Starcom, part of Publicis Groupe's media arm Starcom MediaVest, is pushing publishers for more accountability-asking them to provide quantitative and qualitative data proving ads in their titles help advertisers meet their business goals. It's also prodding them to demonstrate how content meshes with ads and how clients can tailor ads in different titles.

qualifying it

"Everybody [has been] talking about engagement for years," said Andrew Swinand, senior VP-group client leader at Starcom, a top print buyer. But "nobody has qualified it, quantified it or made it actionable."

Starcom is trying to do that in requests for proposals sent to magazines for 2005 planning. Through a process called "ACE," the agency is asking questions to measure magazines' effectiveness in three categories: accountability, connectivity and engagement. Starcom will work with publications to address perceived shortcomings.

"We totally applaud it," said Jack Haire, exec VP-Time Inc. Starcom is focused on "really understanding how to make magazines work harder for their clients."

A sales executive for a major consumer magazine said titles with extensive subscriber research shouldn't have a problem making the grade in ACE. It could challenge smaller publications.

For accountability, Starcom has identified six factors that represent reader engagement. It will ask magazines 75 questions related to how they stack up in these areas. The agency declined to disclose the questions.

Starcom has formed a partnership with research firm Affinity to do title-level research to measure engagement and how ads drive business.

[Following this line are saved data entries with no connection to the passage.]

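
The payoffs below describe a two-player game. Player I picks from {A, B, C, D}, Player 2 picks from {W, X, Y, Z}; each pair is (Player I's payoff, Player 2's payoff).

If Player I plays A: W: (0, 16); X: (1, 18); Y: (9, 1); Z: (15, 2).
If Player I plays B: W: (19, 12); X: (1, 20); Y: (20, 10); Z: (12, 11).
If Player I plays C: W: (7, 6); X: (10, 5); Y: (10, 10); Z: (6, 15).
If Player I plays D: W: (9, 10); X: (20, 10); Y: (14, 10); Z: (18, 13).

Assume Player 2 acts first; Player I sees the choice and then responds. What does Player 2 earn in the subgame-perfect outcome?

13

Work backward from Player I's decision.
- W → Player I plays B (best of 0, 19, 7, 9); Player 2 gets 12.
- X → Player I plays D (best of 1, 1, 10, 20); Player 2 gets 10.
- Y → Player I plays B (best of 9, 20, 10, 14); Player 2 gets 10.
- Z → Player I plays D (best of 15, 12, 6, 18); Player 2 gets 13.
Player 2's induced payoffs are 12, 10, 10, 13, so Player 2 commits to Z. Subgame-perfect outcome: (D, Z) with payoffs (18, 13).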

Also related to accountability, Starcom is pushing magazines to provide circulation and reader data more quickly than they currently do. Observers said this will be difficult to pull off, but Starcom executives said they've had promising conversations in this area.

recent scandals

The process isn't driven by concerns that publications inflate circulation figures, said Brenda White, director-print investment at Starcom. This issue was raised most recently by inflation scandals at the Dallas Morning News, two Tribune Co. newspapers and Hollinger's Chicago Sun-Times.

For "connectivity," Starcom asks magazines to show how publications provide the right environment for marketers to connect with their target. The agency looks for alignment of context, contact and content, according to a consumer magazine executive who's familiar with ACE.

To measure "engagement," Starcom asks magazines to show that "readers regularly interact with your publication and internalize its information," the executive said.